Posted: Jan 07, 2015 1:09 pm
by Rumraket
Thommo wrote:If you don't know the probability distribution, it does rather beg the question what is meant by "probability", does it not?

Similarly excluding some unknown subset of possible designers of unknown size from a superset of designers, also of unknown size does not in fact show that the probability is less than 1, because we don't know the cardinalities of the sets involved (which is hardly surprising - we don't know anything about these sets, if they are even sets, rather than classes which are an improper domain for discussing probability in the first place). It still might almost surely be the case.

Also, we must not forget that the restriction of naturally generated universes to only those sustaining life is a choice made by an arguer for rhetorical effect, similarly the lack of restriction of gods to those gods who would choose to create via natural laws is a choice made by an arguer for rhetorical effect. Neither choice can or does reflect reality, or any real probability distribution.

If anything the argument is slightly worse than the completely fallacious fine tuning argument. It's absolutely riddled with holes. I can't understand why anyone would be able to see through one but not the other.

Mathematics is very precise and very technical. If you don't obey simple rules then you can't use terms like "probability". One is honestly better waving ones hands around and saying "it sounds about right to me" than invoking this kind of specious appeal to the authority of probability theory.

I can try and explain this on a more technical level if my attempts at speaking plainly aren't communicating the point precisely enough. I'm not sure it will be clearer, but it should be more accurate to do so.

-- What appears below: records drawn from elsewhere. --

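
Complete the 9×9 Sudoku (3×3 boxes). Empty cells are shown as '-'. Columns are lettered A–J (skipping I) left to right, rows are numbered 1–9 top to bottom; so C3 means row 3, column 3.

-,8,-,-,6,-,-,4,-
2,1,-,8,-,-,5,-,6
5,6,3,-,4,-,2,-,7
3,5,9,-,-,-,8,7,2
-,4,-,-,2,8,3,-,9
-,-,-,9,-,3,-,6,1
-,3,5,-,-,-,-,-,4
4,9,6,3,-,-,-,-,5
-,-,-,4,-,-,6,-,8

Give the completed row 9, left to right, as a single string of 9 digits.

C1 = 7: row 1 has {4,6,8}; col 3 has {3,5,6,9}; box has {1,2,3,5,6,8} → only 7 remains.
J1 = 3: row 1 has {4,6,7,8}; col 9 has {1,2,4,5,6,7,8,9}; box has {2,4,5,6,7} → only 3 remains.
C2 = 4: row 2 has {1,2,5,6,8}; col 3 has {3,5,6,7,9}; box has {1,2,3,5,6,7,8} → only 4 remains.
H2 = 9: row 2 has {1,2,4,5,6,8}; col 8 has {4,6,7}; box has {2,3,4,5,6,7} → only 9 remains.
D3 = 1: row 3 has {2,3,4,5,6,7}; col 4 has {3,4,8,9}; box has {4,6,8} → only 1 remains.
F3 = 9: row 3 has {1,2,3,4,5,6,7}; col 6 has {3,8}; box has {1,4,6,8} → only 9 remains.
H3 = 8: row 3 has {1,2,3,4,5,6,7,9}; col 8 has {4,6,7,9}; box has {2,3,4,5,6,7,9} → only 8 remains.
D4 = 6: row 4 has {2,3,5,7,8,9}; col 4 has {1,3,4,8,9}; box has {2,3,8,9} → only 6 remains.
E4 = 1: row 4 has {2,3,5,6,7,8,9}; col 5 has {2,4,6}; box has {2,3,6,8,9} → only 1 remains.
F4 = 4: row 4 has {1,2,3,5,6,7,8,9}; col 6 has {3,8,9}; box has {1,2,3,6,8,9} → only 4 remains.
C5 = 1: row 5 has {2,3,4,8,9}; col 3 has {3,4,5,6,7,9}; box has {3,4,5,9} → only 1 remains.
H5 = 5: row 5 has {1,2,3,4,8,9}; col 8 has {4,6,7,8,9}; box has {1,2,3,6,7,8,9} → only 5 remains.
G6 = 4: row 6 has {1,3,6,9}; col 7 has {2,3,5,6,8}; box has {1,2,3,5,6,7,8,9} → only 4 remains.
C9 = 2: row 9 has {4,6,8}; col 3 has {1,3,4,5,6,7,9}; box has {3,4,5,6,9} → only 2 remains.
A1 = 9: row 1 has {3,4,6,7,8}; col 1 has {2,3,4,5}; box has {1,2,3,4,5,6,7,8} → only 9 remains.
G1 = 1: row 1 has {3,4,6,7,8,9}; col 7 has {2,3,4,5,6,8}; box has {2,3,4,5,6,7,8,9} → only 1 remains.
F2 = 7: row 2 has {1,2,4,5,6,8,9}; col 6 has {3,4,8,9}; box has {1,4,6,8,9} → only 7 remains.
D5 = 7: row 5 has {1,2,3,4,5,8,9}; col 4 has {1,3,4,6,8,9}; box has {1,2,3,4,6,8,9} → only 7 remains.
C6 = 8: row 6 has {1,3,4,6,9}; col 3 has {1,2,3,4,5,6,7,9}; box has {1,3,4,5,9} → only 8 remains.
E6 = 5: row 6 has {1,3,4,6,8,9}; col 5 has {1,2,4,6}; box has {1,2,3,4,6,7,8,9} → only 5 remains.
D7 = 2: row 7 has {3,4,5}; col 4 has {1,3,4,6,7,8,9}; box has {3,4} → only 2 remains.
H7 = 1: row 7 has {2,3,4,5}; col 8 has {4,5,6,7,8,9}; box has {4,5,6,8} → only 1 remains.
F8 = 1: row 8 has {3,4,5,6,9}; col 6 has {3,4,7,8,9}; box has {2,3,4} → only 1 remains.
G8 = 7: row 8 has {1,3,4,5,6,9}; col 7 has {1,2,3,4,5,6,8}; box has {1,4,5,6,8} → only 7 remains.
H8 = 2: row 8 has {1,3,4,5,6,7,9}; col 8 has {1,4,5,6,7,8,9}; box has {1,4,5,6,7,8} → only 2 remains.
B9 = 7: row 9 has {2,4,6,8}; col 2 has {1,3,4,5,6,8,9}; box has {2,3,4,5,6,9} → only 7 remains.
E9 = 9: row 9 has {2,4,6,7,8}; col 5 has {1,2,4,5,6}; box has {1,2,3,4} → only 9 remains.
F9 = 5: row 9 has {2,4,6,7,8,9}; col 6 has {1,3,4,7,8,9}; box has {1,2,3,4,9} → only 5 remains.
H9 = 3: row 9 has {2,4,5,6,7,8,9}; col 8 has {1,2,4,5,6,7,8,9}; box has {1,2,4,5,6,7,8} → only 3 remains.
D1 = 5: row 1 has {1,3,4,6,7,8,9}; col 4 has {1,2,3,4,6,7,8,9}; box has {1,4,6,7,8,9} → only 5 remains.
F1 = 2: row 1 has {1,3,4,5,6,7,8,9}; col 6 has {1,3,4,5,7,8,9}; box has {1,4,5,6,7,8,9} → only 2 remains.
E2 = 3: row 2 has {1,2,4,5,6,7,8,9}; col 5 has {1,2,4,5,6,9}; box has {1,2,4,5,6,7,8,9} → only 3 remains.
A5 = 6: row 5 has {1,2,3,4,5,7,8,9}; col 1 has {2,3,4,5,9}; box has {1,3,4,5,8,9} → only 6 remains.
A6 = 7: row 6 has {1,3,4,5,6,8,9}; col 1 has {2,3,4,5,6,9}; box has {1,3,4,5,6,8,9} → only 7 remains.
B6 = 2: row 6 has {1,3,4,5,6,7,8,9}; col 2 has {1,3,4,5,6,7,8,9}; box has {1,3,4,5,6,7,8,9} → only 2 remains.
A7 = 8: row 7 has {1,2,3,4,5}; col 1 has {2,3,4,5,6,7,9}; box has {2,3,4,5,6,7,9} → only 8 remains.
E7 = 7: row 7 has {1,2,3,4,5,8}; col 5 has {1,2,3,4,5,6,9}; box has {1,2,3,4,5,9} → only 7 remains.
F7 = 6: row 7 has {1,2,3,4,5,7,8}; col 6 has {1,2,3,4,5,7,8,9}; box has {1,2,3,4,5,7,9} → only 6 remains.
G7 = 9: row 7 has {1,2,3,4,5,6,7,8}; col 7 has {1,2,3,4,5,6,7,8}; box has {1,2,3,4,5,6,7,8} → only 9 remains.
E8 = 8: row 8 has {1,2,3,4,5,6,7,9}; col 5 has {1,2,3,4,5,6,7,9}; box has {1,2,3,4,5,6,7,9} → only 8 remains.
A9 = 1: row 9 has {2,3,4,5,6,7,8,9}; col 1 has {2,3,4,5,6,7,8,9}; box has {2,3,4,5,6,7,8,9} → only 1 remains.

172495638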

But Thommo, it absolutely doesn't matter what exactly the real probability distribution is, or the total sizes of the sets.

As long as it is 100% on the one set, and less than 100% on the other, the actual sizes of the sets are irrelevant. What matters is that the probability is 100% on the one, that means what we observe will ALWAYS be the case on that hypothesis.

It doesn't matter if the other set is 10, 100 or infinitely infinite in total size, as long as the observed evidence is less than 100% of that size, it will have a probability below 100%. That is all we need to know.

=100% vs <100%. Then =100% wins, regardless of how big you make those two sets, or how much less than 100% it is.

There's nothing wrong with this argument. The question comes down to "how probable is what we observe on hypothesis X vs hypothesis Y"?

If one probability is greater than the other, and it is because it is 100% on X while it's <100% on Y, then it doesn't matter whether it's actually 99.9999999999999999999999999999999999999999999999999999999999999999999999999999999999999999999999999%, or 20%, on Y, what we can say then is that there is some probability it could be different on Y. This is not the case on X, so the evidence is more probable on X, because it is 100% expected on X.